Per altri, al contrario, tanto nel nostro Paese quanto all’estero, si è trattato di un vero e proprio scoop, in quanto tale del tutto legittimo da un punto di vista esclusivamente giornalistico. Ritengo, tuttavia, che non sia questo il tema principale in questione.

A mio avviso occorre riflettere su un fatto di cui si parla purtroppo assai poco, e cioè che l’antisemitismo più becero continua ad avere influenza in tante nazioni, e in particolare in quelle dell’Europa orientale. Ma non solo. Basti pensare a quanto le tesi antisemite siano diffuse anche, per esempio, in Paesi che in teoria dovrebbero esserne immuni come Francia e Regno Unito.

Nel suo comizio, poiché proprio questo è stato, Lavrov ha fatto ricorso a una panzana che, per quanto sia stata smentita in modo netto dagli storici, torna a galla con una frequenza impressionante. Secondo tale narrazione, lo stesso Adolf Hitler era in realtà ebreo. D’accordo, Lavrov l’ha tirata fuori come replica all’osservazione che il presidente ucraino, Volodymyr Zelensky, è di origini ebraiche. E questo è un fatto incontestabile, che non c’entra con la propaganda di qualsiasi tipo.

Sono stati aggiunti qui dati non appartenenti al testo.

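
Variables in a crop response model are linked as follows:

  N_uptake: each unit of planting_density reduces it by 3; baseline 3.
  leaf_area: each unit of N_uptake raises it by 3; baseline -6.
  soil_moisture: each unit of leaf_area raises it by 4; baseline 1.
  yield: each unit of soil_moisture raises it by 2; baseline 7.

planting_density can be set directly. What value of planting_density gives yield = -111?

Substituting into the leaf_area equation gives leaf_area = -9*planting_density + 3.
soil_moisture becomes -36*planting_density + 13.
Substituting into the yield equation gives yield = -72*planting_density + 33.
Solve -72*planting_density + 33 = -111: planting_density = (-111 - 33) / -72 = 2.

planting_density = 2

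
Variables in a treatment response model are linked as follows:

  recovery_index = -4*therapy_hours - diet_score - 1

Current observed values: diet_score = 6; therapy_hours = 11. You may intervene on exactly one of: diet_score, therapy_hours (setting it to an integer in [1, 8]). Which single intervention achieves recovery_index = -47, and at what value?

set diet_score = 2

Intervening on diet_score: with other inputs at their observed values, recovery_index = -diet_score - 45. Solving for -47 gives diet_score = 2, within [1, 8].
Intervening on therapy_hours: recovery_index = -4*therapy_hours - 7. Reaching -47 requires therapy_hours = 10, outside [1, 8].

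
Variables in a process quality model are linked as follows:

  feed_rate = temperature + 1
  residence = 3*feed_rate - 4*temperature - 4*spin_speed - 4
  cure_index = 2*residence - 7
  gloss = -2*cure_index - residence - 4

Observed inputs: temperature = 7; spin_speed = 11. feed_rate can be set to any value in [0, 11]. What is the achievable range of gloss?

Intervening on feed_rate fixes its value directly, overriding its dependence on temperature.
Substituting into the residence equation gives residence = 3*feed_rate - 76.
Substituting into the cure_index equation gives cure_index = 6*feed_rate - 159.
This gives gloss = -15*feed_rate + 390.
Linear in feed_rate, so extremes are at the endpoints: feed_rate = 0 gives gloss = 390; feed_rate = 11 gives gloss = 225.

225 to 390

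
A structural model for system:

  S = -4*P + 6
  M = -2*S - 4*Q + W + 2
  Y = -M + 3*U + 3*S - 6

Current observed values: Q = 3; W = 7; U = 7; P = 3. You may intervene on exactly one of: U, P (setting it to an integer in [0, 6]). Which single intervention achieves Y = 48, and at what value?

Intervening on U: Y = 3*U - 33. Reaching 48 requires U = 27, outside [0, 6].
Intervening on P: with other inputs at their observed values, Y = -20*P + 48. Solving for 48 gives P = 0, within [0, 6].

set P = 0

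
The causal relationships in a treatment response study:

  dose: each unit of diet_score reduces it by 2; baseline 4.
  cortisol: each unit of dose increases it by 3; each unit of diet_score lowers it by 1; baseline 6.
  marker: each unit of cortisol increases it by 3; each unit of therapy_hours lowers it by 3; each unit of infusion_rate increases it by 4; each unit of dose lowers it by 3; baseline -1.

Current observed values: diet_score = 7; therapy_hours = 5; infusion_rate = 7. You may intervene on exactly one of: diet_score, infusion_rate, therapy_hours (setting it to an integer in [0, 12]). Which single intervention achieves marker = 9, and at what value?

set diet_score = 3

Intervening on diet_score: with other inputs at their observed values, marker = -15*diet_score + 54. Solving for 9 gives diet_score = 3, within [0, 12].
Intervening on infusion_rate: marker = 4*infusion_rate - 79. Reaching 9 requires infusion_rate = 22, outside [0, 12].
Intervening on therapy_hours: marker = -3*therapy_hours - 36. Reaching 9 requires therapy_hours = -15, outside [0, 12].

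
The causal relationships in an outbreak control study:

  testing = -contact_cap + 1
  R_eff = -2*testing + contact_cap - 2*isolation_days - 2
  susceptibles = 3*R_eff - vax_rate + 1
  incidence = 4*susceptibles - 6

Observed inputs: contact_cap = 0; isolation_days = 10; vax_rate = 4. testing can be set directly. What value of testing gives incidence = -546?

Intervening on testing fixes its value directly, overriding its dependence on contact_cap.
Substituting into the R_eff equation gives R_eff = -2*testing - 22.
This gives susceptibles = -6*testing - 69.
Substituting into the incidence equation gives incidence = -24*testing - 282.
Solve -24*testing - 282 = -546: testing = (-546 + 282) / -24 = 11.

testing = 11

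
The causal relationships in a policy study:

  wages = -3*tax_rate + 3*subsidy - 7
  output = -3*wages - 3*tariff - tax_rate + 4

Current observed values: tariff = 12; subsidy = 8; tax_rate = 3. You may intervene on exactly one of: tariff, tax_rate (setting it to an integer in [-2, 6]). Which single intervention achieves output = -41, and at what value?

Intervening on tariff: with other inputs at their observed values, output = -3*tariff - 23. Solving for -41 gives tariff = 6, within [-2, 6].
Intervening on tax_rate: output = 8*tax_rate - 83. Reaching -41 requires tax_rate = 21/4, not an integer.

set tariff = 6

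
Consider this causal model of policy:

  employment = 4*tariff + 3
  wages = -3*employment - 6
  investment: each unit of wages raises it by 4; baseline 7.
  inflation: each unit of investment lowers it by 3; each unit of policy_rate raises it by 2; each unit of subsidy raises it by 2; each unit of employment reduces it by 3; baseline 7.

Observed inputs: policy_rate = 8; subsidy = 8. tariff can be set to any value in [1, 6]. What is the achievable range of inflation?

321 to 981

Substituting into the wages equation gives wages = -12*tariff - 15.
Substituting into the investment equation gives investment = -48*tariff - 53.
Substituting into the inflation equation gives inflation = 132*tariff + 189.
Linear in tariff, so extremes are at the endpoints: tariff = 1 gives inflation = 321; tariff = 6 gives inflation = 981.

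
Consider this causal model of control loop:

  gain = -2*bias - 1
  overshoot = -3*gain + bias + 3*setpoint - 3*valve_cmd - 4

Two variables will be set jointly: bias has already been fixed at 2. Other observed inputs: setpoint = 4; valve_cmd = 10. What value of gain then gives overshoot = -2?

gain = -6

With bias held at 2:
Intervening on gain fixes its value directly, overriding its dependence on bias.
Substituting into the overshoot equation gives overshoot = -3*gain - 20.
Solve -3*gain - 20 = -2: gain = (-2 + 20) / -3 = -6.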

Si noti però un altro fatto curioso. Perché un politico di grande esperienza come Lavrov ha prestato il fianco al più bieco becerume antisemita? Ho l’impressione che si rivolgesse, più che al contesto internazionale, alla propria opinione pubblica interna, dove l’antisemitismo è moneta corrente da tempo immemorabile, sin dall’epoca dei tanti pogrom zaristi. E dove ha continuato a prosperare anche ai tempi del comunismo sovietico.

Molti leader bolscevichi erano in effetti ebrei, ed è noto che ciò causava problemi a coloro che ebrei non erano. Basti rammentare la paranoia che colse Stalin quando denunciò il presunto e celebre complotto dei medici ebrei ai suoi danni. Ma è necessario rammentare che il fenomeno era (ed è) diffuso in tutta l’Europa dell’Est.

Basti nominare Polonia, Ungheria e Slovacchia. Ma anche gli stessi ucraini in fatto di antisemitismo non scherzano, pur avendo eletto un presidente ebreo. Lavrov, dunque, altro non ha fatto che solleticare gli istinti più bassi della Russia profonda. E stupisce che si sia limitato alla panzana delle origini ebraiche di Hitler.

Già che c’era, poteva anche nominare i “Protocolli dei Savi di Sion”, clamoroso falso storico confezionato dalla Ochrana, la famigerata polizia segreta zarista, i cui metodi sono stati ereditati dal KGB sovietico e anche dallo FSB, gli attuali servizi segreti russi agli ordini di Vladimir Putin.

Un quesito incombe. Lavrov era prima considerato un personaggio abile diplomaticamente, “dialogante” e tutto sommato colto. Come si spiegano, dunque, i toni deliranti della sua intervista? L’unica risposta è la seguente: fanno parte del delirio complessivo che si è impadronito dell’attuale dirigenza russa.

Mentre la guerra va male e l’esercito non riesce a raggiungere gli obiettivi prefissati, gli oligarchi muoiono come mosche e i generali sono sempre più in fibrillazione. Non si sa ancora se Papa Francesco riuscirà a vedere Putin a Mosca, ma è chiaro che i margini per una trattativa di pace diventano ogni giorno più ristretti.